Sidoarjoupdate.com – Arus lalu lintas di Jalan Raya Trosobo, Kecamatan Taman, Sidoarjo, sempat mengalami perlambatan pada Sabtu (1/8/2026) pagi setelah sebuah truk bermuatan besi terguling dan menutup sebagian jalur menuju Krian. Meski tidak menimbulkan korban jiwa, posisi kendaraan yang melintang di badan jalan membuat pengendara harus mengurangi kecepatan saat melintas.

Scroll Untuk Lanjut Membaca

Insiden tersebut terjadi sekitar pukul 05.15 WIB di depan SPBU Sidorogo. Truk Hino bernomor polisi L-8735-UDE yang dikemudikan Lutfi Yudha Astana (46), warga Sidoarjo, mengalami kecelakaan saat melaju dari arah timur menuju barat.

Peristiwa ini kembali memperlihatkan bagaimana kecelakaan kendaraan berat di kawasan Trosobo dapat berdampak langsung terhadap kelancaran lalu lintas. Selain badan truk yang menutup sebagian ruas jalan, muatan besi yang dibawa kendaraan juga berada di area jalan sehingga berpotensi menghambat mobilitas pengguna jalan pada jam aktivitas pagi.

Berdasarkan keterangan kepolisian, truk semula melaju normal menuju arah Krian. Namun saat melintas di lokasi kejadian, kendaraan diduga tidak lagi berada dalam kendali optimal pengemudi hingga akhirnya terjadi kecelakaan tunggal.

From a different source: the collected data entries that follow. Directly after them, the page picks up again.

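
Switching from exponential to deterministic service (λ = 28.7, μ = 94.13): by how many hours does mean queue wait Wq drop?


ρ = 28.7/94.13 = 0.3049
Wq(M/M/1) = ρ/(μ−λ) = 0.3049/65.43 = 0.004660 hr
Wq(M/D/1) = ρ/(2(μ−λ)) = 0.002330 hr
Savings = 0.004660 − 0.002330 = 0.002330 hr

Final: 0.002330 hr


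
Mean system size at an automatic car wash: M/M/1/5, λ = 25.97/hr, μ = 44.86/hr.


ρ = 25.97/44.86 = 0.5789
L = ρ[1 − (K+1)ρ^K + Kρ^(K+1)] / [(1−ρ)(1−ρ^(K+1))]
Numerator: 0.5789·(1 − 6·0.065022 + 5·0.037642) = 0.462016
Denominator: (0.4211)·(0.962358) = 0.405237
L = 0.462016/0.405237 = 1.1401

Final: 1.1401


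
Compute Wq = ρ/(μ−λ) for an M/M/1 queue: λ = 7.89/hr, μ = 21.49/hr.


ρ = 7.89/21.49 = 0.3671
Wq = ρ/(μ−λ) = 0.3671/(21.49 − 7.89) = 0.3671/13.60 = 0.02700 hr

Final: 0.02700 hr


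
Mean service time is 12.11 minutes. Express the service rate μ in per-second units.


μ = 1/(service time) in consistent units.
1 second = 0.0166667 min, so μ = 0.0166667/12.11 = 0.001376 per second

Final: 0.001376 /sec


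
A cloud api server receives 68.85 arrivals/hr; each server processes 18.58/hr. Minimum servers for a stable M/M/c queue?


Stability requires cμ > λ ⇔ c > λ/μ.
λ/μ = 68.85/18.58 = 3.7056
Minimum integer c = ⌊3.7056⌋ + 1 = 4
Check: 4·18.58 = 74.32 > 68.85, while 3·18.58 = 55.74 ≤ 68.85

Final: 4 servers


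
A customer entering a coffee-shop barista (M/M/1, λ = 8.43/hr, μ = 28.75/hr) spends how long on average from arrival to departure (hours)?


W = 1/(μ−λ) = 1/(28.75 − 8.43) = 1/20.32 = 0.04921 hr

Final: 0.04921 hr


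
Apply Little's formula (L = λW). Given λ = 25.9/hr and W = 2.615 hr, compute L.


L = λW = 25.9·2.615 = 67.7285

Final: 67.7285


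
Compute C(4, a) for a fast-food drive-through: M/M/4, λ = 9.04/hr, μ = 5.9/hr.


a = λ/μ = 1.5322; ρ = a/4 = 0.3831
P₀ = 0.213777 (from M/M/c formula)
C(c,a) = [a^c/(c!(1−ρ))]·P₀ = [5.51145/(24·0.6169)]·0.213777
= 0.37222·0.213777 = 0.079573

Final: 0.079573


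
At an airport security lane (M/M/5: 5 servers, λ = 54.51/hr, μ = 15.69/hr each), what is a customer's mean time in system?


a = 3.4742; ρ = 0.6948; P₀ = 0.026745
Lq = P₀·a^c·ρ/(c!(1−ρ)²) = 0.84169
Wq = Lq/λ = 0.84169/54.51 = 0.01544 hr
W = Wq + 1/μ = 0.01544 + 0.06373 = 0.07918 hr

Final: 0.07918 hr


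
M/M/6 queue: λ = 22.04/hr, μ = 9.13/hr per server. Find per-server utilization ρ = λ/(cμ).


ρ = λ/(cμ) = 22.04/(6·9.13) = 22.04/54.78 = 0.4023

Final: 0.4023


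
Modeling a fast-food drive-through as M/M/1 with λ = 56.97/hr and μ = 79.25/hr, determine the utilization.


ρ = λ/μ = 56.97/79.25 = 0.7189

Final: 0.7189


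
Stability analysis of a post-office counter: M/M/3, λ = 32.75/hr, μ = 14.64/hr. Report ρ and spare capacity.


Total capacity cμ = 3·14.64 = 43.92/hr
ρ = λ/(cμ) = 32.75/43.92 = 0.7457
Stable ⇔ ρ < 1: YES
Spare capacity = cμ − λ = 43.92 − 32.75 = 11.17/hr

Final: ρ = 0.7457; stable; margin = 11.17/hr


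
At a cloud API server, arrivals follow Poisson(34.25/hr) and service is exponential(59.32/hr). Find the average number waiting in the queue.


ρ = 34.25/59.32 = 0.5774
Lq = ρ²/(1−ρ) = 0.3334/0.4226 = 0.7888

Final: 0.7888


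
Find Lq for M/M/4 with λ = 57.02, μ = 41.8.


a = λ/μ = 1.3641; ρ = a/4 = 0.3410
P₀ = 0.254032
Lq = P₀·a^c·ρ / (c!·(1−ρ)²) = 0.254032·3.46261·0.3410/(24·0.43424)
= 0.02878

Final: 0.02878


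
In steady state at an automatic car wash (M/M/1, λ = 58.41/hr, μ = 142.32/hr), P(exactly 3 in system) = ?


ρ = 58.41/142.32 = 0.4104
P_n = (1−ρ)·ρ^n = (1 − 0.4104)·0.4104^3 = 0.5896·0.069130 = 0.040758

Final: 0.040758


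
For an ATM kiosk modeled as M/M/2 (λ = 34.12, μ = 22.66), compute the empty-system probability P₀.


a = λ/μ = 34.12/22.66 = 1.5057; ρ = a/c = 0.7529
Σ_{k=0}^{1} a^k/k! (terms k=0..1) = 1.00000 + 1.50574 = 2.50574
Tail: a^2/(2!(1−ρ)) = 2.26724/(2·0.2471) = 4.58712
P₀ = 1/(2.50574 + 4.58712) = 1/7.09286 = 0.140987

Final: 0.140987


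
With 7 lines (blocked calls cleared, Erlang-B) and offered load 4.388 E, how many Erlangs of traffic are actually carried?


B(7,4.388) = 0.083725 (Erlang-B)
Carried load = a(1 − B) = 4.388·(1 − 0.083725) = 4.388·0.916275 = 4.0206 E

Final: 4.0206 Erlangs


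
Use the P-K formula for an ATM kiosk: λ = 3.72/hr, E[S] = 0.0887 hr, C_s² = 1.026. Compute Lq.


ρ = λ·E[S] = 3.72·0.0887 = 0.3300
Lq = ρ²(1+C_s²)/(2(1−ρ)) = 0.1089·(1+1.026)/(2·0.6700)
= 0.1089·2.0260/1.3401 = 0.16461

Final: 0.16461


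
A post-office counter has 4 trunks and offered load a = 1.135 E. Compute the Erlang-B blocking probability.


B(c,a) = (a^c/c!) / Σ_{k=0}^{c} a^k/k!
a^4/4! = 0.069147
Σ terms (k=0..4): 1.00000 + 1.13500 + 0.64411 + 0.24369 + 0.06915 = 3.091949
B = 0.069147/3.091949 = 0.022364

Final: 0.022364


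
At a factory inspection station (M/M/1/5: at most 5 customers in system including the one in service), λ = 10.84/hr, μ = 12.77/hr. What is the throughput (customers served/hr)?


ρ = 0.8489; P_K = (1−ρ)ρ^5/(1−ρ^6) = 0.106434
λ_eff = λ(1 − P_K) = 10.84·(1 − 0.106434) = 10.84·0.893566 = 9.6863 /hr

Final: 9.6863 /hr


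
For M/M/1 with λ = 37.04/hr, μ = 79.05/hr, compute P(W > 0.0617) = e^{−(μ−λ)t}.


W ~ Exponential(μ−λ) for M/M/1.
μ − λ = 79.05 − 37.04 = 42.0100
P(W > t) = e^{−(μ−λ)t} = e^{−2.5920} = 0.074869

Final: 0.074869


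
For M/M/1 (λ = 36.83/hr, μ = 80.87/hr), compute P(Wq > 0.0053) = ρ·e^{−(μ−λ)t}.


ρ = 36.83/80.87 = 0.4554
P(Wq > t) = ρ·e^{−(μ−λ)t} = 0.4554·e^{−0.2334}
= 0.4554·0.791827 = 0.360616

Final: 0.360616


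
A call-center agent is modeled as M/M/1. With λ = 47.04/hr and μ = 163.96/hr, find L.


ρ = λ/μ = 47.04/163.96 = 0.2869
L = ρ/(1−ρ) = 0.2869/(1 − 0.2869) = 0.2869/0.7131 = 0.4023

Final: 0.4023


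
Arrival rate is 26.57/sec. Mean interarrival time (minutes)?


Mean interarrival time = 1/λ = 1/26.57 second = 0.03764 second
In minutes: 0.03764 × 0.0166667 = 0.0006273 min

Final: 0.0006273 min


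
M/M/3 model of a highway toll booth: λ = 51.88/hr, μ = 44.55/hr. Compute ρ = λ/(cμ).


ρ = λ/(cμ) = 51.88/(3·44.55) = 51.88/133.65 = 0.3882

Final: 0.3882


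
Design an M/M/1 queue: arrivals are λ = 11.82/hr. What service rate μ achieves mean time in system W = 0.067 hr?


W = 1/(μ−λ) ⇒ μ − λ = 1/W = 1/0.067 = 14.9254
μ = λ + 1/W = 11.82 + 14.9254 = 26.7454 per hr

Final: 26.7454 /hr


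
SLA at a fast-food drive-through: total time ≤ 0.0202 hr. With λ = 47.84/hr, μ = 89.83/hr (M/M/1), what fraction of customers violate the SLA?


W ~ Exponential(μ−λ) for M/M/1.
μ − λ = 89.83 − 47.84 = 41.9900
P(W > t) = e^{−(μ−λ)t} = e^{−0.8482} = 0.428186

Final: 0.428186


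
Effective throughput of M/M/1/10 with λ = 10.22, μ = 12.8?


ρ = 0.7984; P_K = (1−ρ)ρ^10/(1−ρ^11) = 0.023172
λ_eff = λ(1 − P_K) = 10.22·(1 − 0.023172) = 10.22·0.976828 = 9.9832 /hr

Final: 9.9832 /hr


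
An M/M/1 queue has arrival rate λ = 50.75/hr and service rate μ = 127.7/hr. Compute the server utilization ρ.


ρ = λ/μ = 50.75/127.7 = 0.3974

Final: 0.3974


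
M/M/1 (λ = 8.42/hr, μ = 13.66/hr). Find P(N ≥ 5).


ρ = 8.42/13.66 = 0.6164
P(N ≥ n) = ρ^n = 0.6164^5 = 0.088983

Final: 0.088983


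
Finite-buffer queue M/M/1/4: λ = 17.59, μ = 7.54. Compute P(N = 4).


ρ = λ/μ = 17.59/7.54 = 2.3329
P_K = (1−ρ)ρ^K/(1−ρ^(K+1)) = (-1.3329·29.619517)/(1 − 69.099112)
= -39.479595/-68.099112 = 0.579737

Final: 0.579737


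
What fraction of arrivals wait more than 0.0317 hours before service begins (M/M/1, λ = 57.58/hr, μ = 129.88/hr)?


ρ = 57.58/129.88 = 0.4433
P(Wq > t) = ρ·e^{−(μ−λ)t} = 0.4433·e^{−2.2919}
= 0.4433·0.101073 = 0.044809

Final: 0.044809


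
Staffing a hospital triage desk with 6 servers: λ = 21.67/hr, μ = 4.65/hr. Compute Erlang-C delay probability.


a = λ/μ = 4.6602; ρ = a/6 = 0.7767
P₀ = 0.007404 (from M/M/c formula)
C(c,a) = [a^c/(c!(1−ρ))]·P₀ = [10243.20231/(720·0.2233)]·0.007404
= 63.71173·0.007404 = 0.471702

Final: 0.471702


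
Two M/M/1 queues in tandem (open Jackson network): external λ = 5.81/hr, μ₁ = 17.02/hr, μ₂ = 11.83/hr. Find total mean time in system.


Each node sees arrival rate λ = 5.81/hr (tandem ⇒ throughput preserved).
W₁ = 1/(μ₁−λ) = 1/(17.02−5.81) = 0.08921 hr
W₂ = 1/(μ₂−λ) = 1/(11.83−5.81) = 0.16611 hr
W_total = W₁ + W₂ = 0.08921 + 0.16611 = 0.25532 hr

Final: 0.25532 hr


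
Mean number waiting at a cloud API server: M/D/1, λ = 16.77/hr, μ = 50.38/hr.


ρ = 16.77/50.38 = 0.3329
M/D/1: Lq = ρ²/(2(1−ρ)) = 0.1108/(2·0.6671) = 0.08304

Final: 0.08304


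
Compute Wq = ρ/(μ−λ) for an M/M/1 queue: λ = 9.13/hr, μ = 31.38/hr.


ρ = 9.13/31.38 = 0.2909
Wq = ρ/(μ−λ) = 0.2909/(31.38 − 9.13) = 0.2909/22.25 = 0.01308 hr

Final: 0.01308 hr


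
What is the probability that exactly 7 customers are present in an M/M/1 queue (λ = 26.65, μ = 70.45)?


ρ = 26.65/70.45 = 0.3783
P_n = (1−ρ)·ρ^n = (1 − 0.3783)·0.3783^7 = 0.6217·0.001108 = 0.0006891

Final: 0.0006891


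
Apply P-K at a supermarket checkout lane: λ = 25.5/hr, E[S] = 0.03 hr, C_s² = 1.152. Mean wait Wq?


ρ = λ·E[S] = 25.5·0.03 = 0.7650
E[S²] = E[S]²(1+C_s²) = 0.03²·(1+1.152) = 0.001937
Wq = λ·E[S²]/(2(1−ρ)) = 25.5·0.001937/(2·0.2350) = 0.10508 hr

Final: 0.10508 hr


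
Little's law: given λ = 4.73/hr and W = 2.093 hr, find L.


L = λW = 4.73·2.093 = 9.8999

Final: 9.8999


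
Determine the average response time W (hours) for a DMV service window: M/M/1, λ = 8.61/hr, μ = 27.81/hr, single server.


W = 1/(μ−λ) = 1/(27.81 − 8.61) = 1/19.20 = 0.05208 hr

Final: 0.05208 hr


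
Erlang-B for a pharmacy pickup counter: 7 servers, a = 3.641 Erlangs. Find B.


B(c,a) = (a^c/c!) / Σ_{k=0}^{c} a^k/k!
a^7/7! = 1.683117
Σ terms (k=0..7): 1.00000 + 3.64100 + 6.62844 + 8.04472 + 7.32270 + 5.33239 + 3.23587 + 1.68312 = 36.888245
B = 1.683117/36.888245 = 0.045627

Final: 0.045627


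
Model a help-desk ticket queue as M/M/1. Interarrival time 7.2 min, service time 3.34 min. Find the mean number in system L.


λ = 60/7.2 = 8.3333 /hr
μ = 60/3.34 = 17.9641 /hr
ρ = λ/μ = 8.3333/17.9641 = 0.4639
L = ρ/(1−ρ) = 0.4639/0.5361 = 0.8653

Final: 0.8653


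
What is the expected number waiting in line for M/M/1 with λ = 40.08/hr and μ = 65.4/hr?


ρ = 40.08/65.4 = 0.6128
Lq = ρ²/(1−ρ) = 0.3756/0.3872 = 0.9701

Final: 0.9701


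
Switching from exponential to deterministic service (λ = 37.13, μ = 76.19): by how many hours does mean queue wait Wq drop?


ρ = 37.13/76.19 = 0.4873
Wq(M/M/1) = ρ/(μ−λ) = 0.4873/39.06 = 0.01248 hr
Wq(M/D/1) = ρ/(2(μ−λ)) = 0.006238 hr
Savings = 0.01248 − 0.006238 = 0.006238 hr

Final: 0.006238 hr


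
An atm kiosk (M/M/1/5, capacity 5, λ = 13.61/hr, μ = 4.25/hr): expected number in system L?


ρ = 13.61/4.25 = 3.2024
L = ρ[1 − (K+1)ρ^K + Kρ^(K+1)] / [(1−ρ)(1−ρ^(K+1))]
Numerator: 3.2024·(1 − 6·336.779754 + 5·1078.487637) = 10800.766810
Denominator: (-2.2024)·(-1077.487637) = 2373.008066
L = 10800.766810/2373.008066 = 4.5515

Final: 4.5515


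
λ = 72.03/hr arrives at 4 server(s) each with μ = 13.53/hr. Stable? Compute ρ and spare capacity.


Total capacity cμ = 4·13.53 = 54.12/hr
ρ = λ/(cμ) = 72.03/54.12 = 1.3309
Stable ⇔ ρ < 1: NO
Spare capacity = cμ − λ = 54.12 − 72.03 = -17.91/hr

Final: ρ = 1.3309; unstable; margin = -17.91/hr


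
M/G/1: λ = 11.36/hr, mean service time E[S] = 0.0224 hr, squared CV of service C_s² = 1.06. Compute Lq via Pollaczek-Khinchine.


ρ = λ·E[S] = 11.36·0.0224 = 0.2545
Lq = ρ²(1+C_s²)/(2(1−ρ)) = 0.06475·(1+1.06)/(2·0.7455)
= 0.06475·2.0600/1.4911 = 0.08946

Final: 0.08946


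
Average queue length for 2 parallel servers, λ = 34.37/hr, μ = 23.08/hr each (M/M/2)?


a = λ/μ = 1.4892; ρ = a/2 = 0.7446
P₀ = 0.146405
Lq = P₀·a^c·ρ / (c!·(1−ρ)²) = 0.146405·2.21762·0.7446/(2·0.06524)
= 1.85281

Final: 1.85281


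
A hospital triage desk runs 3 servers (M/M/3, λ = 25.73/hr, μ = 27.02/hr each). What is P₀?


a = λ/μ = 25.73/27.02 = 0.9523; ρ = a/c = 0.3174
Σ_{k=0}^{2} a^k/k! (terms k=0..2) = 1.00000 + 0.95226 + 0.45340 = 2.40565
Tail: a^3/(3!(1−ρ)) = 0.86350/(6·0.6826) = 0.21084
P₀ = 1/(2.40565 + 0.21084) = 1/2.61650 = 0.382190

Final: 0.382190


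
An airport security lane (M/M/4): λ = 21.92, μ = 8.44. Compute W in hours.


a = 2.5972; ρ = 0.6493; P₀ = 0.065381
Lq = P₀·a^c·ρ/(c!(1−ρ)²) = 0.65429
Wq = Lq/λ = 0.65429/21.92 = 0.02985 hr
W = Wq + 1/μ = 0.02985 + 0.11848 = 0.14833 hr

Final: 0.14833 hr


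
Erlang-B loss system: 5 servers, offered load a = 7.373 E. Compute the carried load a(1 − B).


B(5,7.373) = 0.446055 (Erlang-B)
Carried load = a(1 − B) = 7.373·(1 − 0.446055) = 7.373·0.553945 = 4.0842 E

Final: 4.0842 Erlangs


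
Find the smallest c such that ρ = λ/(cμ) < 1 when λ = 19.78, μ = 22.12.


Stability requires cμ > λ ⇔ c > λ/μ.
λ/μ = 19.78/22.12 = 0.8942
Minimum integer c = ⌊0.8942⌋ + 1 = 1
Check: 1·22.12 = 22.12 > 19.78, while 0·22.12 = 0.00 ≤ 19.78

Final: 1 servers


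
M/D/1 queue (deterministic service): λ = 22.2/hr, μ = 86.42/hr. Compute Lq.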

Kanit Lantas Polsek Taman Iptu Harry Nurcahyo menjelaskan bahwa dugaan awal mengarah pada faktor hilangnya konsentrasi saat berkendara.

“Diduga pengemudi kehilangan konsentrasi saat berkendara sehingga kendaraan tidak dapat dikendalikan dengan baik,” kata Harry.

Akibat kondisi tersebut, roda depan kanan truk menghantam median jalan. Benturan keras membuat kendaraan oleng sebelum akhirnya terguling ke sisi kiri jalan. Sebagian badan truk kemudian melintang dan menutup jalur yang mengarah ke Krian.

Menurut Harry, petugas masih melakukan pendalaman untuk memastikan penyebab utama kecelakaan. Faktor kelelahan maupun kantuk masih menjadi salah satu dugaan yang sedang ditelusuri.

“Untuk penyebab pastinya masih kami dalami melalui pemeriksaan dan penanganan di lokasi,” ujarnya.

Selama proses penanganan dan evakuasi, petugas mengimbau pengguna jalan agar lebih waspada ketika melintasi area kejadian. Pengendara diminta menjaga jarak aman serta menyesuaikan kecepatan guna mengantisipasi risiko kecelakaan lanjutan.

Sementara itu, pengemudi kendaraan berat juga diingatkan untuk memastikan kondisi fisik dalam keadaan prima sebelum melakukan perjalanan. Langkah tersebut dinilai penting untuk mencegah menurunnya konsentrasi saat berkendara, terutama pada jam-jam rawan kelelahan di pagi hari.